47.坑道
アルトとフランキーは魔物が巣くうという坑道にたどり着く。
中に入ると、じめじめとした空気が漂っていた。
「魔物はどこから飛び出してくるかわからねぇからな。気をつけろよ」
フランキーはアルトにそう呼びかける。
アルトは言われるまでもなく、探索魔法を多重発動しながら進んでいたが、仮にも先輩にたいして、口答えするようなことはしなかった。反抗的な態度をとっても、自分が得することはない。
「しかし、こりゃ本当にダンジョンみてぇだな」
――坑道は、今でこそ廃墟になっているがもともとは人間がいた場所。
だが今はそこに魔物たちが大量に住み着いていた。
「おかしいですね……人為的に魔物を住み着かせたとしか思えません……」
アルトはそんな感想を持った。
アルトたちはそれを片っ端から倒していく。
そして一時間ほど坑道を進んでいく。すると、アルトの探索スキルに敵の存在がひっかかった。

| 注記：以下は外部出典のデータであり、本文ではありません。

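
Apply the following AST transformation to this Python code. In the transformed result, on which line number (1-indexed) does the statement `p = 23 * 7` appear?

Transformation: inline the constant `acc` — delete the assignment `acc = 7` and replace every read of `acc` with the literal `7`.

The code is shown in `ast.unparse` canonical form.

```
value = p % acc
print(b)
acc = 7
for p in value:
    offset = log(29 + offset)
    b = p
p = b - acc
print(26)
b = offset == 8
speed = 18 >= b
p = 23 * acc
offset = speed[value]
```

Transformed code:
value = p % 7
print(b)
for p in value:
    offset = log(29 + offset)
    b = p
p = b - 7
print(26)
b = offset == 8
speed = 18 >= b
p = 23 * 7
offset = speed[value]

10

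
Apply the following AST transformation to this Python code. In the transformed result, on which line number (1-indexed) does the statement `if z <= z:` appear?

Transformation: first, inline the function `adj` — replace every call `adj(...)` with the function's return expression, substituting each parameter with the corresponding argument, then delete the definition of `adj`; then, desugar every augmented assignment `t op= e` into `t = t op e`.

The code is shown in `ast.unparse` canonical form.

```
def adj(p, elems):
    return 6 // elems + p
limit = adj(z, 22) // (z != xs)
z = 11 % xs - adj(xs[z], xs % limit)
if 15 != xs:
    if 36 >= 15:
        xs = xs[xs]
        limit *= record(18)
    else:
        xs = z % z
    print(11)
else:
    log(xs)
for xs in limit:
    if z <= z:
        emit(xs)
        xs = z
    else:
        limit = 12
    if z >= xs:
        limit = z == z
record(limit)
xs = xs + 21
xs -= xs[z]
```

13

Transformed code:
limit = (6 // 22 + z) // (z != xs)
z = 11 % xs - (6 // (xs % limit) + xs[z])
if 15 != xs:
    if 36 >= 15:
        xs = xs[xs]
        limit = limit * record(18)
    else:
        xs = z % z
    print(11)
else:
    log(xs)
for xs in limit:
    if z <= z:
        emit(xs)
        xs = z
    else:
        limit = 12
    if z >= xs:
        limit = z == z
record(limit)
xs = xs + 21
xs = xs - xs[z]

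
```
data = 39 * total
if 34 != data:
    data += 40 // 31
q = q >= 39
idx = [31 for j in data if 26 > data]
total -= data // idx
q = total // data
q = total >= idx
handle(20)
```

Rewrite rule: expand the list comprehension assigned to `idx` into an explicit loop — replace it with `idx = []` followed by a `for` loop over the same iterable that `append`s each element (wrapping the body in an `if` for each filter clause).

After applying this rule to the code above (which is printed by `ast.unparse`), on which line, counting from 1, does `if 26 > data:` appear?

Transformed code:
data = 39 * total
if 34 != data:
    data += 40 // 31
q = q >= 39
idx = []
for j in data:
    if 26 > data:
        idx.append(31)
total -= data // idx
q = total // data
q = total >= idx
handle(20)

7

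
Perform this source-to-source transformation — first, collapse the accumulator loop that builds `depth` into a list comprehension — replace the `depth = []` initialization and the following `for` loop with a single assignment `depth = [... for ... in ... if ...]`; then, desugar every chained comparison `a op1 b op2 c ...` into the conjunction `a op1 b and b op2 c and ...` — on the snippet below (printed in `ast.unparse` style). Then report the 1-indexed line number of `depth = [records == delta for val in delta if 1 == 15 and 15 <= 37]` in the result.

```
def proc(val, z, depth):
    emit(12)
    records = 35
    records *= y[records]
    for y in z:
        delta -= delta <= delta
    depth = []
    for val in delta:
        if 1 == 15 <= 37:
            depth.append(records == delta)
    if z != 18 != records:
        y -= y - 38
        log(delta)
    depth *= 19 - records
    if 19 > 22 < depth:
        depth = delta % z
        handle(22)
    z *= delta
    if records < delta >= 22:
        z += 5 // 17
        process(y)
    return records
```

7

Transformed code:
def proc(val, z, depth):
    emit(12)
    records = 35
    records *= y[records]
    for y in z:
        delta -= delta <= delta
    depth = [records == delta for val in delta if 1 == 15 and 15 <= 37]
    if z != 18 and 18 != records:
        y -= y - 38
        log(delta)
    depth *= 19 - records
    if 19 > 22 and 22 < depth:
        depth = delta % z
        handle(22)
    z *= delta
    if records < delta and delta >= 22:
        z += 5 // 17
        process(y)
    return records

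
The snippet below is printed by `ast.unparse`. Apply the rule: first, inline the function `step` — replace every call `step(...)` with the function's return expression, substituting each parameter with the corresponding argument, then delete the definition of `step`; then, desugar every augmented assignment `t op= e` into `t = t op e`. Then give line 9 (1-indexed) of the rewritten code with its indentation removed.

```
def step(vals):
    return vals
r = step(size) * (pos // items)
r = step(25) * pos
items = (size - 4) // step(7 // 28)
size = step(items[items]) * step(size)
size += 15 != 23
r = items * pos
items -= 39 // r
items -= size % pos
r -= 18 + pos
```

r = r - (18 + pos)

Transformed code:
r = size * (pos // items)
r = 25 * pos
items = (size - 4) // (7 // 28)
size = items[items] * size
size = size + (15 != 23)
r = items * pos
items = items - 39 // r
items = items - size % pos
r = r - (18 + pos)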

「フランキーさん。この先にモンスターが複数……かなり強そうです」
アルトが言うと、フランキーは「ちっとは使えるやつだな」とアルトの探索を褒めた。
「まぁ見てろ。俺があっという間に倒してやるぜ」
二人がそのまま先に進んでいくと、坑道の中に少し空間が空いていた。
そして、アルトの宣言通り敵がいた。
――キング・リザードマン。
Sランクの強敵である。
しかも、質の悪いことに、それが1,2、3……全部で7体もいる。
「こいつは簡単じゃねぇな。新人、気を抜くんじゃねぇぞ」
フランキーがそう言うと、剣を取ってキング・リザードマンに斬りかかっていく。
アルトもそれに従う。
「うぉおおおおおッ!」
フランキーは上級スキル“アイス・ハンド”で、一体のキング・リザードマンの身動きを止める。そしてその間に、別の個体に斬りかかる。
「“ドラゴンブレス”!」
剣に上級スキルを込めた強烈な一撃を食らわせる。
フランキーの攻撃でキング・リザードマンの結界は大きく削り取られた。
「まだまだぁッ!!」
フランキーは休むことなく連続攻撃を浴びせ、一体目を倒す。
そして同じく、“アイス・ハンド”で拘束していたキング・リザードマンにも同様に切りかかる。
二体目も手早く処理する。
「まぁ、俺の手にかかればこんなもんだぜ」
強敵を倒すことができて、ご満悦のフランキー。
だが、そこで辺りが静かになっていることに気が付く。
そうだ。キング・リザードマンは七体いた。まだ五体も残っているはず。
「アルト、だいじょ――」
そう聞こうとして、フランキーがアルトの方に振り返ると――
そこにはちょうど5体目のキング・リザードマンにとどめの一撃を食らわせるアルトの姿があった。
「な、なにぃ!?」
フランキーは驚きすぎて口をポカんと開けた。
自分が敵を2体倒している間に、アルトは5体を倒していたのだ。
「これで全部ですかね」
アルトはフランキーの戦果など気にする風もなく、そう話しかけた。
それが、フランキーの自尊心をさらに傷つける。
「(こ、こいつ何者なんだ!?)」
決闘で負け、実戦でも負けた。騎士としてエリート街道を歩いてきたフランキーはその事実に驚愕してしまったのだ。
「フランキーさん、あの先にまだモンスターがいます。いきましょう」
と、アルトは先輩がまさか自分に嫉妬心を抱いているなどつゆ知らず、淡々とそう報告した。